Vor allem in Trumps Bestrebungen für mehr Protektionismus sehen die Mitglieder eine Gefahr für die Weltwirtschaft. "Dessen Auswirkungen könnten viel schädlicher ausfallen als bislang gedacht", heißt es nach SPIEGEL-Informationen in einem internen Papier des Ausschusses, in dem Spitzenbeamte aus den Finanzministerien der Mitgliedsländer versammelt sind, um eine gemeinsame Haltung der EU zu wichtigen wirtschaftspolitischen Fragen zu finden. (Lesen Sie hier die ganze Geschichte im neuen SPIEGEL.)

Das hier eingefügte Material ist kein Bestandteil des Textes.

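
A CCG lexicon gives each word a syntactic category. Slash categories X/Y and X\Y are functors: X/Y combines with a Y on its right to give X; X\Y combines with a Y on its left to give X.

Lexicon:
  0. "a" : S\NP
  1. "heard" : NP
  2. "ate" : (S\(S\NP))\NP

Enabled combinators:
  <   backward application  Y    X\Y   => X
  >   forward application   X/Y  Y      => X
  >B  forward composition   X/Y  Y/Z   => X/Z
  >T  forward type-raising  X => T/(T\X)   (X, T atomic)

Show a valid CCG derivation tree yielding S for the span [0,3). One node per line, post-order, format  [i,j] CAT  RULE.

[0,3] S   <
  [0,1] "a" : S\NP
  [1,3] S\(S\NP)   <
    [1,2] "heard" : NP
    [2,3] "ate" : (S\(S\NP))\NP

[0,1] S\NP  lex  "a"
[1,2] NP  lex  "heard"
[2,3] (S\(S\NP))\NP  lex  "ate"
[1,3] S\(S\NP)  <  k=2
[0,3] S  <  k=1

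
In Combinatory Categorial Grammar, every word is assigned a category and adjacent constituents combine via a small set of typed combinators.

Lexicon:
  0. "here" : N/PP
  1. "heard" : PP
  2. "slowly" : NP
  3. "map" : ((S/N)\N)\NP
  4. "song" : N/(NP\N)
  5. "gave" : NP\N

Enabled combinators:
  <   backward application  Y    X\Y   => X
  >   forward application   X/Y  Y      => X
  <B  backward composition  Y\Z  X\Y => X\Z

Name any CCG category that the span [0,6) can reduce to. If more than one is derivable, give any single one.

S

[0,6] S   >
  [0,4] S/N   <
    [0,2] N   >
      [0,1] "here" : N/PP
      [1,2] "heard" : PP
    [2,4] (S/N)\N   <
      [2,3] "slowly" : NP
      [3,4] "map" : ((S/N)\N)\NP
  [4,6] N   >
    [4,5] "song" : N/(NP\N)
    [5,6] "gave" : NP\N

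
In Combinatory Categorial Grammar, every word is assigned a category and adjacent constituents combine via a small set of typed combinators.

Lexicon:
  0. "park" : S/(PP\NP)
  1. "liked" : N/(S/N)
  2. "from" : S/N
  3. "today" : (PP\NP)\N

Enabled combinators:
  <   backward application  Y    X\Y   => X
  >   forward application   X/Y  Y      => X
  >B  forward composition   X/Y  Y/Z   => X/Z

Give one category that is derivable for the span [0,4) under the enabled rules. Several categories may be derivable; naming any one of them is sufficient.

[0,4] S   >
  [0,1] "park" : S/(PP\NP)
  [1,4] PP\NP   <
    [1,3] N   >
      [1,2] "liked" : N/(S/N)
      [2,3] "from" : S/N
    [3,4] "today" : (PP\NP)\N

S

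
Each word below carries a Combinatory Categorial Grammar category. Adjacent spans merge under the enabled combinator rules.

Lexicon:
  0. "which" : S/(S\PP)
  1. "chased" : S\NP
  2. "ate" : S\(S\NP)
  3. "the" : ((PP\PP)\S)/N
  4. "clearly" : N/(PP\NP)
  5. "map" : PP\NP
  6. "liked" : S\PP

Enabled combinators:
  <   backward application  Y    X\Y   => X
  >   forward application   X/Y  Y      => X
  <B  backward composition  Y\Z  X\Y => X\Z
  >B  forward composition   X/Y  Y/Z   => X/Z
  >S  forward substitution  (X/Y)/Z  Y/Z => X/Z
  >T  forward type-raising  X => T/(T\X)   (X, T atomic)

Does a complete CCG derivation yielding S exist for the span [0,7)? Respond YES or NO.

YES

[0,7] S   >
  [0,1] "which" : S/(S\PP)
  [1,7] S\PP   <B
    [1,6] PP\PP   <
      [1,3] S   <
        [1,2] "chased" : S\NP
        [2,3] "ate" : S\(S\NP)
      [3,6] (PP\PP)\S   >
        [3,4] "the" : ((PP\PP)\S)/N
        [4,6] N   >
          [4,5] "clearly" : N/(PP\NP)
          [5,6] "map" : PP\NP
    [6,7] "liked" : S\PP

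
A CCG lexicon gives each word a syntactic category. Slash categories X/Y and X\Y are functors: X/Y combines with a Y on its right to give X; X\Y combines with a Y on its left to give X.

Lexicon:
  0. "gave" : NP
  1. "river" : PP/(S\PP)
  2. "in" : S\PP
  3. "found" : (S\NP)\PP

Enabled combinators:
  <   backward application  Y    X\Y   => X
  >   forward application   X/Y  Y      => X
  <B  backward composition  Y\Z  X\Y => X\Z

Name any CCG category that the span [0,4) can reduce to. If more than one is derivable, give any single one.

[0,4] S   <
  [0,1] "gave" : NP
  [1,4] S\NP   <
    [1,3] PP   >
      [1,2] "river" : PP/(S\PP)
      [2,3] "in" : S\PP
    [3,4] "found" : (S\NP)\PP

S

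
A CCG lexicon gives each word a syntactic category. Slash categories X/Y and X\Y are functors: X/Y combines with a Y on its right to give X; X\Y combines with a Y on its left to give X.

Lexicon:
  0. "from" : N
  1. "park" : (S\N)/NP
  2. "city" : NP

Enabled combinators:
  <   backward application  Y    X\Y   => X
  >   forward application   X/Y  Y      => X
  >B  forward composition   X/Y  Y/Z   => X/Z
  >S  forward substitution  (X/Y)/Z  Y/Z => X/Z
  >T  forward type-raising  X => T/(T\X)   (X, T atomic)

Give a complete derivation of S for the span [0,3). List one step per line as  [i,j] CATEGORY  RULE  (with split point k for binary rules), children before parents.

[0,3] S   <
  [0,1] "from" : N
  [1,3] S\N   >
    [1,2] "park" : (S\N)/NP
    [2,3] "city" : NP

[0,1] N  lex  "from"
[1,2] (S\N)/NP  lex  "park"
[2,3] NP  lex  "city"
[1,3] S\N  >  k=2
[0,3] S  <  k=1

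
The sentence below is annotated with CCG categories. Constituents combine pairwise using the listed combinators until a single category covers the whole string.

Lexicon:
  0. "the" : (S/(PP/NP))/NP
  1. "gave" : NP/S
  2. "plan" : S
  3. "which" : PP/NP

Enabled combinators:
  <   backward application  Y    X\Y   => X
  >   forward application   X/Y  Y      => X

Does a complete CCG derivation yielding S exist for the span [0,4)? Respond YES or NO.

YES

[0,4] S   >
  [0,3] S/(PP/NP)   >
    [0,1] "the" : (S/(PP/NP))/NP
    [1,3] NP   >
      [1,2] "gave" : NP/S
      [2,3] "plan" : S
  [3,4] "which" : PP/NP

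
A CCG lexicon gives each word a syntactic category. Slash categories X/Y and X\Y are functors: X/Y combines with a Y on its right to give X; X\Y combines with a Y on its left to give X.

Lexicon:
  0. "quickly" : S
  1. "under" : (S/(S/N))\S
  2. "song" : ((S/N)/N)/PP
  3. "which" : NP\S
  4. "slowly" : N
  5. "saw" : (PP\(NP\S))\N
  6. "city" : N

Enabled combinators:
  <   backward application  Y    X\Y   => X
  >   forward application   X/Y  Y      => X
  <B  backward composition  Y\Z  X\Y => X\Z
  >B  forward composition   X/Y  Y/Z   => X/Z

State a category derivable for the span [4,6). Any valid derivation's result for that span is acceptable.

[0,7] S   >
  [0,2] S/(S/N)   <
    [0,1] "quickly" : S
    [1,2] "under" : (S/(S/N))\S
  [2,7] S/N   >
    [2,6] (S/N)/N   >
      [2,3] "song" : ((S/N)/N)/PP
      [3,6] PP   <
        [3,4] "which" : NP\S
        [4,6] PP\(NP\S)   <
          [4,5] "slowly" : N
          [5,6] "saw" : (PP\(NP\S))\N
    [6,7] "city" : N

PP\(NP\S)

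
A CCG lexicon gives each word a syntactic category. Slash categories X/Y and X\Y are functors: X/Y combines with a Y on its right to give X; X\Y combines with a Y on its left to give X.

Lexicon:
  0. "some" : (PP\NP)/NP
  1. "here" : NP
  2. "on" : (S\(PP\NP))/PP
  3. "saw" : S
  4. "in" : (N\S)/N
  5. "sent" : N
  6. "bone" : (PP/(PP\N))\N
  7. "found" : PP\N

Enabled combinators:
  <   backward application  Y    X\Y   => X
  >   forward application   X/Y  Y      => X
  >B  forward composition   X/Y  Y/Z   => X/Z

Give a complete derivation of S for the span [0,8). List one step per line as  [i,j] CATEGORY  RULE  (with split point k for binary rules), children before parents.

[0,1] (PP\NP)/NP  lex  "some"
[1,2] NP  lex  "here"
[0,2] PP\NP  >  k=1
[2,3] (S\(PP\NP))/PP  lex  "on"
[3,4] S  lex  "saw"
[4,5] (N\S)/N  lex  "in"
[5,6] N  lex  "sent"
[4,6] N\S  >  k=5
[3,6] N  <  k=4
[6,7] (PP/(PP\N))\N  lex  "bone"
[3,7] PP/(PP\N)  <  k=6
[7,8] PP\N  lex  "found"
[3,8] PP  >  k=7
[2,8] S\(PP\NP)  >  k=3
[0,8] S  <  k=2

[0,8] S   <
  [0,2] PP\NP   >
    [0,1] "some" : (PP\NP)/NP
    [1,2] "here" : NP
  [2,8] S\(PP\NP)   >
    [2,3] "on" : (S\(PP\NP))/PP
    [3,8] PP   >
      [3,7] PP/(PP\N)   <
        [3,6] N   <
          [3,4] "saw" : S
          [4,6] N\S   >
            [4,5] "in" : (N\S)/N
            [5,6] "sent" : N
        [6,7] "bone" : (PP/(PP\N))\N
      [7,8] "found" : PP\N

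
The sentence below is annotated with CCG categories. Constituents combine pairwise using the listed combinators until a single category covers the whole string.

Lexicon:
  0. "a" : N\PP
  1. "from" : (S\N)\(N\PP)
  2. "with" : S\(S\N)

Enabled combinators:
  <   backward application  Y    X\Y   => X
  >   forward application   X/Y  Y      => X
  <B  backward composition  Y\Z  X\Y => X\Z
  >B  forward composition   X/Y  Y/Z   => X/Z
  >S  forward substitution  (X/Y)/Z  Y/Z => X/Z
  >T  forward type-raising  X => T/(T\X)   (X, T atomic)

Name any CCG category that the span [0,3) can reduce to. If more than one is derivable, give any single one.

[0,3] S   <
  [0,2] S\N   <
    [0,1] "a" : N\PP
    [1,2] "from" : (S\N)\(N\PP)
  [2,3] "with" : S\(S\N)

S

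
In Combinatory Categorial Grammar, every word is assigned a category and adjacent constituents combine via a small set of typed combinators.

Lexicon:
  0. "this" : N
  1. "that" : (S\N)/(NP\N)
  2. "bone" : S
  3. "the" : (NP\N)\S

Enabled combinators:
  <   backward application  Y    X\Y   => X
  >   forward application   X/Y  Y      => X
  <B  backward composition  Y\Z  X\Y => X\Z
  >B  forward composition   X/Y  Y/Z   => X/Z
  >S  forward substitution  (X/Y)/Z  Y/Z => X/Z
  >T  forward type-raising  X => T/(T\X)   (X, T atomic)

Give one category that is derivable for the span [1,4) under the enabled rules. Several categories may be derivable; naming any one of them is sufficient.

[0,4] S   <
  [0,1] "this" : N
  [1,4] S\N   >
    [1,2] "that" : (S\N)/(NP\N)
    [2,4] NP\N   <
      [2,3] "bone" : S
      [3,4] "the" : (NP\N)\S

S\N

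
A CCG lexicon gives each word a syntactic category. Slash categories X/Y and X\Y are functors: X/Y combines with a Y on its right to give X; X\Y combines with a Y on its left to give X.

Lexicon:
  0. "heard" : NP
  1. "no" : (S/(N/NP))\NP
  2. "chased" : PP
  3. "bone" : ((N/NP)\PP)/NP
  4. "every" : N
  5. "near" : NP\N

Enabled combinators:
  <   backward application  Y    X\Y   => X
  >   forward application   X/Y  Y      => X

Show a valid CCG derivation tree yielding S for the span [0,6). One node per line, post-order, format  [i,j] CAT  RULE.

[0,1] NP  lex  "heard"
[1,2] (S/(N/NP))\NP  lex  "no"
[0,2] S/(N/NP)  <  k=1
[2,3] PP  lex  "chased"
[3,4] ((N/NP)\PP)/NP  lex  "bone"
[4,5] N  lex  "every"
[5,6] NP\N  lex  "near"
[4,6] NP  <  k=5
[3,6] (N/NP)\PP  >  k=4
[2,6] N/NP  <  k=3
[0,6] S  >  k=2

[0,6] S   >
  [0,2] S/(N/NP)   <
    [0,1] "heard" : NP
    [1,2] "no" : (S/(N/NP))\NP
  [2,6] N/NP   <
    [2,3] "chased" : PP
    [3,6] (N/NP)\PP   >
      [3,4] "bone" : ((N/NP)\PP)/NP
      [4,6] NP   <
        [4,5] "every" : N
        [5,6] "near" : NP\N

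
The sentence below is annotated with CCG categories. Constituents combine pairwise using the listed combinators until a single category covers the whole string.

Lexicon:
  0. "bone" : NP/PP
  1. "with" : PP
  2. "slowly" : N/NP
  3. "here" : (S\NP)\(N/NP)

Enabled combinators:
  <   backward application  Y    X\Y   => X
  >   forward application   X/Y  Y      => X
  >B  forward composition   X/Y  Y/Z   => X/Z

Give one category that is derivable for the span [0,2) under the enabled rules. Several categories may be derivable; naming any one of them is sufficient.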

Sorgen bereiten den Europäern die Ausgabepläne der Trump-Regierung. Weil "sich die Schulden schon jetzt nicht auf einem nachhaltigen Pfad bewegen", berge der Kurs "kurzfristige Risiken für die Weltkonjunktur". Beunruhigt sind die Spitzenbeamten aus den europäischen Finanzministerien auch, weil Geldgeber die USA in jüngster Zeit meiden. "Der Rückgang bei internationalen Investitionen stellt eine mögliche Verletzlichkeit dar", schreiben sie mit Blick auf die USA. Die Pläne, bei einer Steuerreform vor allem obere Einkommen zu entlasten, "wird die Herausforderungen eher verschärfen als lindern, vor denen die US-Wirtschaft steht".

Auch die Pläne zur Einschränkung der Krankenversicherung, stoßen bei den Europäern auf Widerspruch. "In diesem Zusammenhang sei daran erinnert, dass die Vereinigten Staaten mit Blick auf die Gesundheitsversorgung im OECD-Vergleich schon jetzt nur sehr dürftig abschneiden."

Dieses Thema stammt aus dem neuen SPIEGEL - ab Samstagmorgen erhältlich.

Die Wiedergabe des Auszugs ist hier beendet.